Scleredema adultorum is a connective tissue disorder characterized by progressive symmetric indurations and thickening of the skin, principally over the posterior neck and upper back skin (1). Monoclonal gammopathy was observed in three patients with long-term and two cases more next with widespread scleredema (Buschke's disease) (2,3). Beginning of the disease in our case was at the neck and back, although the etiology of scleredema is unknown. Increased deposition of collagen fiber and mucin compounds following gammopathy are seen also in affected area (4). In addition to the associations with diabetes mellitus, infection, paraproteinemias, and multiple myeloma, has been mentioned (5,6,7). Our case had gammopathy and multiple other underlying causes contain: a: a past history of chronic infection during last1.5 years after traumatic fractures and also following operation b: high level of anti streptolysin O serum level (ASO) titer, c: increasing of IgG serum level and d: having an abnormal glucose tolerance test. One-fourth of scleredema cases are abrupt in onset and occur shortly after an infection, usually streptococcal pharyngitis. He denied any history of pharyngitis and we think scleredema in our case can be related to every one or related to both or all of mentioned multiple underlying causes. He had a history of chronic leg infections following fractures, and history of other infections have been reported in association with acute-onset scleredema include influenza, measles, mumps, and varicella. He denied any history of similar diseases in last 5 years.

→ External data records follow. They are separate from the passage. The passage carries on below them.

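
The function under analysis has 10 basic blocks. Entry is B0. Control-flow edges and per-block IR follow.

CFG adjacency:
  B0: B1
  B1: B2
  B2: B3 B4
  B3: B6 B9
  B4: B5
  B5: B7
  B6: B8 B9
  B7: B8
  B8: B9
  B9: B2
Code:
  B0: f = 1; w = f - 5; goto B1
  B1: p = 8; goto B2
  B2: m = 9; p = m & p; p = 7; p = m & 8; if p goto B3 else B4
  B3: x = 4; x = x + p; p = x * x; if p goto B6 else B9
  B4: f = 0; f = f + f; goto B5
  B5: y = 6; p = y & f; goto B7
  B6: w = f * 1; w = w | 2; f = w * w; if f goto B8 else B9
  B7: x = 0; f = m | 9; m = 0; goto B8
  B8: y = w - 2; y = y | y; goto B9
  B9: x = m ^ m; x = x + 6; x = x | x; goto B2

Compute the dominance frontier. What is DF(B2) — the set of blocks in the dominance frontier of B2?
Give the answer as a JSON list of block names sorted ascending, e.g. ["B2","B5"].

Answer: ["B2"]

Analysis:
idom tree: B1←B0 B2←B1 B3←B2 B4←B2 B5←B4 B6←B3 B7←B5 B8←B2 B9←B2
Dom∩ at merges:
  B2: preds {B1,B9}: {B0,B1} ∩ {B0,B1,B2,B9} = {B0,B1}; idom=B1
  B8: preds {B6,B7}: {B0,B1,B2,B3,B6} ∩ {B0,B1,B2,B4,B5,B7} = {B0,B1,B2}; idom=B2
  B9: preds {B3,B6,B8}: {B0,B1,B2,B3} ∩ {B0,B1,B2,B3,B6} ∩ {B0,B1,B2,B8} = {B0,B1,B2}; idom=B2

Frontier:
  B2←B1: walk · to B1
  B2←B9: walk B9→B2 to B1
  B8←B6: walk B6→B3 to B2
  B8←B7: walk B7→B5→B4 to B2
  B9←B3: walk B3 to B2
  B9←B6: walk B6→B3 to B2
  B9←B8: walk B8 to B2
  B0: DF=∅
  B1: DF=∅
  B2: DF={B2}
  B3: DF={B8,B9}
  B4: DF={B8}
  B5: DF={B8}
  B6: DF={B8,B9}
  B7: DF={B8}
  B8: DF={B9}
  B9: DF={B2}

DF(B2) = ["B2"]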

Scleredema tends to present in young than aged and in women cases against men as 2 over 1. The lesions usually begin on the face and/or neck and spread to the arms, shoulders, back, and chest. In the present case progression of disease was different, and mask like expression has been developed from neck and back. He had no complications such as dysphagia, breathing or cardiac complication or arrhythmias. There is no clear demarcation between involved and normal skin. Although he has not showed any sign of improving during last 7 months therapy, mild improvement has been found during last month. The disease is usually resistant to therapy but approximately 50 percent of the cases with infection-associated are self-limited and resolve over months to years (1). This is an uncommon case of progressive scleredema adultorum of Buschke in a man with multiple underlying causes.